I am wanting to prove that the smallest positive integer $p$ such that $(J_r(\lambda) - \lambda I_r)^p = 0_{r\times r}$ is $r$, where $J_r(\lambda)$ is the Jordan Block of size $r\times r$ with eigenvalue $\lambda$.
I think I have a proof by induction but it seems so silly/easy that it can't be right?!
Induction Start: Consider
$(J_2(\lambda) - \lambda I_2) =\begin{bmatrix} 0 & 1 \\ 0 & 0 \end{bmatrix}$. Sure enough, the smallest positive integer $p$ such that $(J_2(\lambda) - \lambda I_2)^p = 0_{2\times 2}$ is $2$.Induction Step: Suppose that the smallest integer $k > 2$ such that $(J_r(\lambda) - \lambda I_r)^k = 0_{r\times r}$ is $r$ (for $r > 2$).
Then $(J_r(\lambda) - \lambda I_r)^{k+1} = $ $(J_r(\lambda) - \lambda I_r)^k (J_r(\lambda) - \lambda I_r) = $ $0_{r\times r} (J_r(\lambda) -\lambda I_r) = 0_{r\times r}$. Then the smallest positive integer $k+1$ such that $(J_r(\lambda) - \lambda I_r)^{k+1} = 0_{r \times r}$ is $r$.
Is there something wrong with this? Or is it good to go?
No, this is incorrect. First of all, your induction structure would require you to prove something about powers of $(J_{r+1}(\lambda) - \lambda I_{r+1})$, which you haven't even written down. Second, when you write $$ (J_r(\lambda) - \lambda I_r)^{k+1} = (J_2(\lambda) - \lambda I_2)^k (J_r(\lambda) - \lambda I_r), $$ this is quite mistaken: even besides changing $r$ to $2$ without justification, the right-hand side is the product of a $2\times 2$ matrix with an $r\times r$ matrix, which is undefined in general.

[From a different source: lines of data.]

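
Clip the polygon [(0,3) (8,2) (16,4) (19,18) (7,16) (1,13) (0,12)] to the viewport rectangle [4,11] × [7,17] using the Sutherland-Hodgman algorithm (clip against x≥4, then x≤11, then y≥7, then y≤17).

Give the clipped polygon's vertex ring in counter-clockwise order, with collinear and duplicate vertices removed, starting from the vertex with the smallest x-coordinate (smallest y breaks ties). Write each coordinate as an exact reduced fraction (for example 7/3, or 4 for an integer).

1. After x ≥ 4: [(4,5/2) (8,2) (16,4) (19,18) (7,16) (4,29/2)]
2. After x ≤ 11: [(4,5/2) (8,2) (11,11/4) (11,50/3) (7,16) (4,29/2)]
3. After y ≥ 7: [(4,7) (11,7) (11,50/3) (7,16) (4,29/2)]
4. After y ≤ 17: [(4,7) (11,7) (11,50/3) (7,16) (4,29/2)]
5. Canonical ring: [(4,7) (11,7) (11,50/3) (7,16) (4,29/2)]

Clipped polygon: [(4,7) (11,7) (11,50/3) (7,16) (4,29/2)]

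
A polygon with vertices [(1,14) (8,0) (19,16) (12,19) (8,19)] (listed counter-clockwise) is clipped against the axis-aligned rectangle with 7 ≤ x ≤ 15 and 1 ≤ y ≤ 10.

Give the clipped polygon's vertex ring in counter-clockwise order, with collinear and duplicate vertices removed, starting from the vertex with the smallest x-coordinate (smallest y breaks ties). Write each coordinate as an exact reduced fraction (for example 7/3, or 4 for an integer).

Clipped polygon: [(7,2) (15/2,1) (139/16,1) (119/8,10) (7,10)]

1. After x ≥ 7: [(7,128/7) (7,2) (8,0) (19,16) (12,19) (8,19)]
2. After x ≤ 15: [(7,128/7) (7,2) (8,0) (15,112/11) (15,124/7) (12,19) (8,19)]
3. After y ≥ 1: [(7,128/7) (7,2) (15/2,1) (139/16,1) (15,112/11) (15,124/7) (12,19) (8,19)]
4. After y ≤ 10: [(7,10) (7,2) (15/2,1) (139/16,1) (119/8,10)]
5. Canonical ring: [(7,2) (15/2,1) (139/16,1) (119/8,10) (7,10)]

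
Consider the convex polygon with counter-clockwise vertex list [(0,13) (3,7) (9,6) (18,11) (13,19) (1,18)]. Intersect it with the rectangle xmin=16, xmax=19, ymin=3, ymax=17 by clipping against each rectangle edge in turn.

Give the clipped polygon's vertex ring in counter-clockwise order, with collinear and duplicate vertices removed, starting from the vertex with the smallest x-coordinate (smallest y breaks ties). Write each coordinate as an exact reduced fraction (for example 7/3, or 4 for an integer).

1. After x ≥ 16: [(16,89/9) (18,11) (16,71/5)]
2. After x ≤ 19: [(16,89/9) (18,11) (16,71/5)]
3. After y ≥ 3: [(16,89/9) (18,11) (16,71/5)]
4. After y ≤ 17: [(16,89/9) (18,11) (16,71/5)]
5. Canonical ring: [(16,89/9) (18,11) (16,71/5)]

Clipped polygon: [(16,89/9) (18,11) (16,71/5)]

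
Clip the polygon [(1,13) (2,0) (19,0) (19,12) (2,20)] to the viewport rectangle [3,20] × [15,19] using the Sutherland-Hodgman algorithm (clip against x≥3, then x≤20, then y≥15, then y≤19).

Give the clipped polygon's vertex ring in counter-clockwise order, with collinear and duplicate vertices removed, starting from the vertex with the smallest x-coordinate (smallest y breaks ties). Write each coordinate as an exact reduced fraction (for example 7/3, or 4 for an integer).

1. After x ≥ 3: [(3,0) (19,0) (19,12) (3,332/17)]
2. After x ≤ 20: [(3,0) (19,0) (19,12) (3,332/17)]
3. After y ≥ 15: [(3,15) (101/8,15) (3,332/17)]
4. After y ≤ 19: [(3,19) (3,15) (101/8,15) (33/8,19)]
5. Canonical ring: [(3,15) (101/8,15) (33/8,19) (3,19)]

Clipped polygon: [(3,15) (101/8,15) (33/8,19) (3,19)]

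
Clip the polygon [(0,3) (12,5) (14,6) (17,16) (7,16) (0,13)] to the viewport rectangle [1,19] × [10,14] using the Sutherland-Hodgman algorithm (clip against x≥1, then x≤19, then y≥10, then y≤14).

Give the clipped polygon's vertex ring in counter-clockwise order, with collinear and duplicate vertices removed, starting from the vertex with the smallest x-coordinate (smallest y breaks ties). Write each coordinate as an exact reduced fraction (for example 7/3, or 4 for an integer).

Clipped polygon: [(1,10) (76/5,10) (82/5,14) (7/3,14) (1,94/7)]

1. After x ≥ 1: [(1,19/6) (12,5) (14,6) (17,16) (7,16) (1,94/7)]
2. After x ≤ 19: [(1,19/6) (12,5) (14,6) (17,16) (7,16) (1,94/7)]
3. After y ≥ 10: [(1,10) (76/5,10) (17,16) (7,16) (1,94/7)]
4. After y ≤ 14: [(1,10) (76/5,10) (82/5,14) (7/3,14) (1,94/7)]
5. Canonical ring: [(1,10) (76/5,10) (82/5,14) (7/3,14) (1,94/7)]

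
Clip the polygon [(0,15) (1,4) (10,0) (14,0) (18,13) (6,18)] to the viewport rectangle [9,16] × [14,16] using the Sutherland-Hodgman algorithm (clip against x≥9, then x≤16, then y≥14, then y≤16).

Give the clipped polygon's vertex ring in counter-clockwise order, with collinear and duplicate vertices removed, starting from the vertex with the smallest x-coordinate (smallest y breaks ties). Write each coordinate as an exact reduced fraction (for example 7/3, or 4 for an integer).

1. After x ≥ 9: [(9,4/9) (10,0) (14,0) (18,13) (9,67/4)]
2. After x ≤ 16: [(9,4/9) (10,0) (14,0) (16,13/2) (16,83/6) (9,67/4)]
3. After y ≥ 14: [(9,14) (78/5,14) (9,67/4)]
4. After y ≤ 16: [(9,16) (9,14) (78/5,14) (54/5,16)]
5. Canonical ring: [(9,14) (78/5,14) (54/5,16) (9,16)]

Clipped polygon: [(9,14) (78/5,14) (54/5,16) (9,16)]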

Indeed, for this last reason (the statement you want to prove for many $r$ involves matrices that don't play well with one another), induction seems like it would be very hard to carry out.
Suggestion: experiment with calculating the actual powers when $r=3$ and $r=4$. Can you spot a pattern?